All reboots are off regarding David Bowie, but such is his legacy that we’ll never run out of material for documentaries, of which Moonage Daydream (Sep 15; 85) is top drawer.

George Clooney is this generation’s Cary Grant, but would Mr Leach have stooped to the level of Ticket to Paradise (Sep 15; Not Released Worldwide), an awful looking romcom with Oceans co-star Julia Roberts.

The last time Emma Thompson had this much sex was in The Tall Guy, which must make Daryl McCormack (Bad Sisters), her Irish co-star in Good luck to you, Leo Grande (Sep 22; 78), the 2020s equivalent of Jeff Goldblum. In fact, McCormack was two months old when Emma picked up her Best Actress Oscar for Howards End (not a porn film, however much it might sound like one).

The sexual content of Blonde (Sep 24 on Netflix), a Marilyn Monroe biopic, has also been grabbing headlines ahead of its anticipated release. Ana de Armas is an early shout for the Oscars for a portrayal that doesn’t bely her Cuban heritage – before you suggest she isn’t large enough to play the plus-size actress, a little mythbusting will reveal the size 16 claim originated from UK vs US confusion.
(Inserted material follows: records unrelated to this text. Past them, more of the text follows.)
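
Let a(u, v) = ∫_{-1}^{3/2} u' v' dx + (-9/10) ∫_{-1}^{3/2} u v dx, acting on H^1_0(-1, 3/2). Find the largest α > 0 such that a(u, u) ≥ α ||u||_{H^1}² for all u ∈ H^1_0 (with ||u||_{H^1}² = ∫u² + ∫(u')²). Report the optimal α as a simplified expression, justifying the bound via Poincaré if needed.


α = (-45 + 8*π^2)/(2*(25 + 4*π^2))

Coercivity of a(·,·) on H^1_0(-1, 3/2) means a(u, u) ≥ α ||u||_{H^1}² for every u ∈ H^1_0.
The interval has length L = 5/2, and Poincaré/coercivity depend only on L. Here a(u, u) = ∫(u')² + (-9/10)·∫u².
Here c = -9/10 < 0 with |c| < (π/L)² = 4*π^2/25, so coercivity still holds. The condition a(u,u) ≥ α||u||_{H^1}² reads (1−α)∫(u')² ≥ (α−c)∫u². Any admissible α is ≤ 1 (rapidly oscillating u have ∫u²/∫(u')² → 0), and α = 1 would force 0 ≥ (1−c)∫u², impossible since c < 1; so 1−α > 0. By the sharp Poincaré inequality on H^1_0 of an interval of length L, ∫(u')² ≥ (π/L)²∫u² with equality for the first sine mode sin(π(x−x₀)/L) (x₀ the left endpoint), so the inequality holds for all u iff (1−α)(π/L)² ≥ α − c, i.e. α ≤ ((π/L)² + c)/((π/L)² + 1) = (1 + c(L/π)²)/(1 + (L/π)²). (Direct route, valid since c ≤ 0: Poincaré gives c∫u² ≥ c(L/π)²∫(u')², so a(u,u) ≥ (1 + c(L/π)²)∫(u')², while ||u||_{H^1}² ≤ (1 + (L/π)²)∫(u')²; dividing yields the same α.) With (π/L)² = 4*π^2/25 and c = -9/10, the largest admissible constant is α = ((π/L)² + c)/((π/L)² + 1).
Simplifying, α = (-45 + 8*π^2)/(2*(25 + 4*π^2)).


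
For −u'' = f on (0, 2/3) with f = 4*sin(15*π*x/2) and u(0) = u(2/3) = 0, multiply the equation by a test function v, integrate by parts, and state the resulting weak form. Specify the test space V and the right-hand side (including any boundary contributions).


V = H^1_0(0, 2/3) (so v(0) = v(2/3) = 0); weak form: ∫_0^2/3 u'v' dx = ∫_0^2/3 (4*sin(15*π*x/2)) v dx for all v ∈ V.

Multiply both sides by a test function v and integrate from 0 to 2/3:
  ∫_0^2/3 −u''(x) v(x) dx = ∫_0^2/3 f(x) v(x) dx.
Integrate the LHS by parts once:
  ∫_0^2/3 −u'' v dx = −[u'(x) v(x)]_0^2/3 + ∫_0^2/3 u'(x) v'(x) dx.
Thus ∫_0^2/3 u'(x) v'(x) dx = ∫_0^2/3 f(x) v(x) dx + [u'(x) v(x)]_0^2/3.
Choose V so that boundary terms are either known or forced to vanish.
u is Dirichlet: u(0) = u(2/3) = 0. Let V = H^1_0(0, 2/3); then v(0) = v(2/3) = 0, and [u' v]_0^2/3 = 0.
Weak formulation: find u (satisfying any essential BC) such that ∫_0^2/3 u'(x) v'(x) dx = ∫_0^2/3 f v dx for all v ∈ V.
Substituting f(x) = 4*sin(15*π*x/2), the right-hand side is ∫_0^2/3 (4*sin(15*π*x/2)) v dx.


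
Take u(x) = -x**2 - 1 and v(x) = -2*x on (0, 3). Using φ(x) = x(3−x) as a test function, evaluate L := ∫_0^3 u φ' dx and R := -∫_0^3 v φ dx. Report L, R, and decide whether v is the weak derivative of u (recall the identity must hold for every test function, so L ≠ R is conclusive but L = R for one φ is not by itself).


LHS = 27/2, RHS = 27/2. Yes, v = u' weakly.

u(x) = -x**2 - 1, classical derivative u'(x) = -2*x.
φ(x) = x(3−x), so φ'(x) = 3 - 2*x.
Note φ(0) = φ(3) = 0, so the boundary term u·φ vanishes.
LHS = ∫_0^3 u(x) φ'(x) dx = ∫_0^3 (2*x^3 - 3*x^2 + 2*x - 3) dx. Term by term:
  ∫_0^3 2*x^3 dx = 81/2;  ∫_0^3 -3*x^2 dx = -27;  ∫_0^3 2*x dx = 9;
  ∫_0^3 -3 dx = -9.
Sum: 81/2 − 27 + 9 − 9 = 27/2.
So LHS = 27/2.
∫_0^3 v(x) φ(x) dx = ∫_0^3 (2*x^3 - 6*x^2) dx. Term by term:
  ∫_0^3 2*x^3 dx = 81/2;  ∫_0^3 -6*x^2 dx = -54.
Sum: 81/2 − 54 = -27/2.
So RHS = -∫_0^3 v(x) φ(x) dx = 27/2.
LHS = RHS, so the identity holds for this test φ.
Moreover u is smooth here and v(x) = u'(x) = -2*x pointwise, so the identity holds for every test function. Hence v is the weak derivative of u.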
No awards for Daisy Edgar-Jones (Normal People) in Where the Crawdads Sing (Sep 22; 43), the long-awaited filmisation of the hugely popular novel, which ultimately rings hollow, let down by hair too perfectly tousled and shabbiness too chic, or Zak Efron in The Greatest Beer Run Ever (Oct 1 on Apple), the true story of a man who went all the way to the Vietnam War to hand over a few warm ones. Some stories are best left untold.

Director’s got wild perks
That leaves us with lists to complete the September line-up, starting with returning TV series: The Handmaid’s Tale (S5; Sep 15) and Los Espookys (S2; Sep 15) on HBO Max; Cobra Kai (S5; Sep 10) on Netflix; and Atlanta (S4; Sep 16) on Disney+; and The Capture (S2; Sep 27) on CMore.

Halloween hopefuls abound with The Invitation (Sep 1; NRW), Bodies Bodies Bodies (Sep 8; 70), Beast (Sep 22; NRW), Devil in Ohio (Sep 3; series on Netflix) and Smile (Sep 29; NRW). Back with a vengeance in this age of TV being the natural home for drama, the short, sharp format that cinema provides is the perfect fit for horror. With Putin, Trump, the terror threat and climate change hiding behind our sofas, we all need a bit of escapism, right.

Well, if cheap shocks is your ticket, opt for Florence Pugh and Harry Styles in Don’t Worry Darling (Sep 22; NRW), which should be the bomb if its ‘making of’ story is anything to go by. Director Olivia Wilde apparently fired Shia LaBeouf for being the douche he is well reported to be and then replaced him with Harry Styles, who she started dating mid-shoot. But if this film is anywhere as good as Booksmart, we’ve got no need to worry, darling.

The jury’s out on what Reboot (Sep 20), a comedy about a show being revived following a two-decade hiatus, will be like. More a semblance to the thing it’s satiricising, perhaps. As Nancy said: “One of these days these reboots are gonna walk all over you.”